I had been meaning to write about a preview of the upcoming FOMC meeting. Here are the elements of the Yellen Labor Market Dashboard, courtesy of Bloomberg.
As you can see, many of the components have either fully or nearly recovered from the depths of the GFC, with the glaring exception of a subpar labor force participation rate. These factors put pressure on the Fed to start normalizing rates.
However, there is one important exception that may cause the Fed to have a slightly more dovish tilt than the market expects.
Stalling PCE inflation?
The chart below depicts Fed Funds rate, along with the number of times in the last 12 months that the annualized monthly core PCE, the Fed`s preferred inflation metric, is above the inflation target of 2%. Historically, the Fed has tended to start rate hike cycles when the count hits six.
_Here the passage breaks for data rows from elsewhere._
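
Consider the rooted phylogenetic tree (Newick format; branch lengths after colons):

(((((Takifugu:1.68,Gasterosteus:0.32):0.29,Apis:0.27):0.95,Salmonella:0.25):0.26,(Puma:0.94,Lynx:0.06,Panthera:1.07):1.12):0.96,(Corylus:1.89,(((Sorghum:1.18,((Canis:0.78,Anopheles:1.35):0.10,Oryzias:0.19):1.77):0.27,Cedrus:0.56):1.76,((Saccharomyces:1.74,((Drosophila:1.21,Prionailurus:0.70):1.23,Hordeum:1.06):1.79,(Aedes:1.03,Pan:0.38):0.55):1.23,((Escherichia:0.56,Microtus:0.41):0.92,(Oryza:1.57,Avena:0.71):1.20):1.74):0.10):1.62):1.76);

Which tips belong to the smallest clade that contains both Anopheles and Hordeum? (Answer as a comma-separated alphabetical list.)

Tracing Anopheles: it sits inside (Canis,Anopheles).
Tracing Hordeum: it sits inside ((Drosophila,Prionailurus),Hordeum).
The smallest clade enclosing both is (((Sorghum,((Canis,Anopheles),Oryzias)),Cedrus),((Saccharomyces,((Drosophila,Prionailurus),Hordeum),(Aedes,Pan)),((Escherichia,Microtus),(Oryza,Avena)))); the answer is its 15 terminal taxa in alphabetical order.

Aedes, Anopheles, Avena, Canis, Cedrus, Drosophila, Escherichia, Hordeum, Microtus, Oryza, Oryzias, Pan, Prionailurus, Saccharomyces, Sorghum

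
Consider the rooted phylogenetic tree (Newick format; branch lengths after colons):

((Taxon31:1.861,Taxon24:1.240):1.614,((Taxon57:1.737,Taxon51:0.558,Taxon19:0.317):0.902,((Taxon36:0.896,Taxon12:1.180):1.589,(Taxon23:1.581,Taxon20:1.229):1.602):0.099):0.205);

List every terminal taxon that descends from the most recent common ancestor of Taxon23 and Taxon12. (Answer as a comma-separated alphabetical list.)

Taxon12, Taxon20, Taxon23, Taxon36

Tracing Taxon23: it sits inside (Taxon23,Taxon20).
Tracing Taxon12: it sits inside (Taxon36,Taxon12).
The smallest clade enclosing both is ((Taxon36,Taxon12),(Taxon23,Taxon20)); the answer is its 4 terminal taxa in alphabetical order.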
I have been watching this chart for some time, and the count has been stalled at 5 for five months. December`s annualized monthly core PCE came in at 1.4%. November was 0.2%. In fact, most of the clusters of high readings occurred about a year ago, in January and February 2016. If the January 2017 rate comes in at below 2%, then the count will drop from 5 to 4; and from 4 to 3 if the February figure is tame.
Even if core PCE inflation were to start to come in “hot” in the next few months, these readings suggests that we may have to wait until the May-June meetings before seeing the next rate hike.
3 thoughts on “FOMC preview: Hints of a dovish tilt?”
I suspect Yellen may use the word “uncertainty” more than usual in her statement. Trump wants a weak $, his administration have said it twice today, labelling the EU / Germnay and others as using devaluation to gain advantage.
But that doesn’t fit with his other policies. Bold looks set to do well with increased uncertainty and Trump clearly wanting to weaken the USD.
It should mean steeper yield curves as it’s inflationary.
Steeper curve = higher bank profits.